Enfin, et c'est peut-être la pire fraude intellectuelle de ce dossier qui en contient tellement, le CHUM-Saint-Luc s'est approprié le concept de «technopole de la santé», et ses partisans osent prétendre que cette «technopole» peut être développée à Saint-Luc tout autant qu'à proximité de l'Université de Montréal.

Que dire enfin du premier ministre Charest, qui s'est lâchement exclu des débats sur un enjeu qui avait depuis longtemps débordé du cadre d'un simple ministère? Envolé à Bruxelles pendant la commission parlementaire, il en est revenu pour reprendre à son compte le refrain sur «les coûts et la sécurité» et pour fustiger bassement Mario Dumont: si ce dernier maintient son appui au CHUM-Outremont (un projet que M. Charest lui-même favorisait fortement il n'y a pas deux semaines), c'est qu'il serait le porte-voix de Lucien Bouchard! Cette algarade est indigne d'un premier ministre.
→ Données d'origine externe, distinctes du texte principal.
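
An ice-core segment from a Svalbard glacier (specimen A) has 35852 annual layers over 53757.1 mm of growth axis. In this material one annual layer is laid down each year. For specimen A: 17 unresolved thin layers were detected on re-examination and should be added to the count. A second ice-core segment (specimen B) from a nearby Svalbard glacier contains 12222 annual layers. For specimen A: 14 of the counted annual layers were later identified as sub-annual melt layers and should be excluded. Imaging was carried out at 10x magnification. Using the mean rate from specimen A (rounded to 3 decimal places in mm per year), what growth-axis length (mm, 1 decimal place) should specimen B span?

Specimen A: after corrections the count is 35852 − 14 + 17 = 35855 annual layers.
A: Extension rate ≈ 53757.1 / 35855 = 1.499 mm per year.
B's length ≈ 1.499 × 12222 = 18320.8 mm.

18320.8 mm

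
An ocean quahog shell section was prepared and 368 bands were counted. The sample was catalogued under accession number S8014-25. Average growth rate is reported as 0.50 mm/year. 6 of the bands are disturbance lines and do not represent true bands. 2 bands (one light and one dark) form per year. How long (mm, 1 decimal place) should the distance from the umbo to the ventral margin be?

Adjusted count: 368 − 6 = 362 bands.
Dividing by 2 bands per year: 362 / 2 = 181 years.
Length ≈ 0.50 × 181 = 90.5 mm.

90.5 mm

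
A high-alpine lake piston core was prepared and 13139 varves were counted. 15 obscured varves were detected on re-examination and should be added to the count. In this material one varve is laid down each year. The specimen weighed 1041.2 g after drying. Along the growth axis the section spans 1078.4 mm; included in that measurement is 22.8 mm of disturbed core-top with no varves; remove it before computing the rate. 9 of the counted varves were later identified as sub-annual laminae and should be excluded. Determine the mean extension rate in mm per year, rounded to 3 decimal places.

True varve count = 13139 − 9 + 15 = 13145.
Removing the 22.8 mm offcut leaves 1078.4 − 22.8 = 1055.6 mm.
Mean rate = 1055.6 mm / 13145 years ≈ 0.080 mm per year.

0.080 mm per year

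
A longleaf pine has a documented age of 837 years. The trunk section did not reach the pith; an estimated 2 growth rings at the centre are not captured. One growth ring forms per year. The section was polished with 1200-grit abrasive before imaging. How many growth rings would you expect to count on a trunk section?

835 growth rings

At one growth ring per year, 837 years correspond to 837 growth rings.
837 − 2 missed = 835 growth rings expected in the prepared section.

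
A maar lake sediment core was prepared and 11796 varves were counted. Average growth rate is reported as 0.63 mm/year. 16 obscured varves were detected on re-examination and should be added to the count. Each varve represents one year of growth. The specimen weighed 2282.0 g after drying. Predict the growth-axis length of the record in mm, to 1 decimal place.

7441.6 mm

After corrections the count is 11796 + 16 = 11812 varves.
Length ≈ 0.63 × 11812 = 7441.6 mm.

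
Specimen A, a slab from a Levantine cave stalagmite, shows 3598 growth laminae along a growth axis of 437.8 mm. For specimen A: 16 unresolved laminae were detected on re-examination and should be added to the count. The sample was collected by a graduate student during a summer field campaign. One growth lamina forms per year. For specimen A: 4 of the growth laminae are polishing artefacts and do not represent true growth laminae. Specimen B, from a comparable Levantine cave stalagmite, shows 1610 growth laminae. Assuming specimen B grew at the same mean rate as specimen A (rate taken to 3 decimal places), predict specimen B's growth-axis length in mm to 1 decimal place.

194.8 mm

Specimen A: after corrections the count is 3598 − 4 + 16 = 3610 growth laminae.
A: 437.8 mm over 3610 years gives 437.8 / 3610 ≈ 0.121 mm per year.
B's length ≈ 0.121 × 1610 = 194.8 mm.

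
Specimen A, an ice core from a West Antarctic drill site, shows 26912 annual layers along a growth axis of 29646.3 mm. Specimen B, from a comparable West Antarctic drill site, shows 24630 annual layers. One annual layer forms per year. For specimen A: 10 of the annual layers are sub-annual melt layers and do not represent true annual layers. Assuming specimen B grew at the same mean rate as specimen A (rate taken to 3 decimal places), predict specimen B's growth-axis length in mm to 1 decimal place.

27142.3 mm

Specimen A: true annual layer count = 26912 − 10 = 26902.
A: Extension rate ≈ 29646.3 / 26902 = 1.102 mm/yr.
B's length ≈ 1.102 × 24630 = 27142.3 mm.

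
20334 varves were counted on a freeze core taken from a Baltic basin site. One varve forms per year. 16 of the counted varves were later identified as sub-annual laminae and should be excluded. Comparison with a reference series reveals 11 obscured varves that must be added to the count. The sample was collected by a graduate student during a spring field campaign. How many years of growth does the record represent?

20329 years

Correcting the raw count gives 20334 − 16 + 11 = 20329 true varves.
At one varve per year, that is 20329 years.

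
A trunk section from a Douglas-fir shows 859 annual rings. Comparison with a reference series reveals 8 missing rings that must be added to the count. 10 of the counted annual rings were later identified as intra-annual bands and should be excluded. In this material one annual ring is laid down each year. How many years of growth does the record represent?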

Le projet de l'Université de Montréal avait peu de chances d'être évalué à son mérite par une commission parlementaire dont les membres influents, du ministre Couillard à Louise Harel, étaient depuis le tout début totalement préjugés contre ce projet.

Effectivement, on a rejeté du revers de la main le rapport de MM. St-Pierre et Couture, les deux seuls intervenants qui s'y connaissent en ingénierie et qui ont géré (et mené à bien) de très grands projets, pour accueillir à bras ouverts le témoignage de n'importe quel opposant. Même indifférence envers l'opinion pourtant bien étayée du recteur Lacroix, l'un des meilleurs esprits du Québec.

On s'est donc abstenu de s'interroger sur les coûts cachés du projet Saint-Luc (rénovations aléatoires, construction sur l'autoroute et en sous-sol, etc.), pour se concentrer sur le coût appréhendé du CHUM-Outremont, sans tenir compte des retombées économiques et intellectuelles qu'il aurait apportées à Montréal.

Au mépris du rapport St-Pierre-Couture, un rapport corroboré au surplus par Transport Canada où sont les seuls vrais experts du transport ferroviaire, on a systématiquement joué sur la peur en exagérant au-delà du bon sens les risques du projet Outremont. Comme si, dans une grande ville du XXIe siècle, on pouvait éliminer tous les dangers potentiels! Tant qu'à évoquer le risque minime d'un accident ferroviaire, pourquoi ne pas parler d'un attentat terroriste au centre-ville ou de l'explosion d'un camion rempli d'essence sur l'autoroute Ville-Marie?

Incidemment, les résidants d'Outremont et de Mont-Royal, où il se construit des centaines de condos chaque année, doivent être ravis d'apprendre qu'ils habitent sur une poudrière. En tant que député de Mont-Royal, M. Couillard, si porté sur «le principe de précaution», ne devrait-il pas organiser l'évacuation des secteurs bordant les voies ferrées du CP?

Cet argument de la sécurité, M. Couillard y était drôlement moins sensible lors de l'épidémie de Clostridium Difficile qui a menacé la vie de centaines de patients- un problème bien réel, celui-là, que le ministre a poussé sous le tapis pendant des mois.

Un autre quotidien décrit en termes dithyrambiques la soi-disant «technopole de la Santé» qui existerait déjà autour de Saint-Luc: 28 000 employés du secteur de la santé, l'UQAM, des institutions et des polycliniques... C'est ridicule. La concentration d'employés dépend exclusivement de l'emplacement des hôpitaux. Et un CLSC ou une clinique médicale, aussi utiles soient-ils, ne sont pas des organismes de recherche.

Quant à l'UQAM, sa contribution aux sciences de la santé ne peut même pas se comparer à celle de l'UdeM, avec ses facultés de médecine, de pharmacie, de sciences infirmières ou de médecine dentaire, sans compter la panoplie complète des sciences pures. L'UQAM a, quant à elle, un petit département de chimie et un département de sciences biologiques qui compte 50 professeurs réguliers... dont la moitié travaille dans le domaine de l'écologie!

Ce n'est qu'autour de l'Université de Montréal que peut être érigée une véritable «Cité du savoir et de la santé». Non seulement le CHUM-St-Luc n'aura-t-il pas l'espace requis pour tous ces labos, mais jamais l'UdeM- pas plus d'ailleurs que McGill- ne laissera ses facultés de la santé quitter son campus.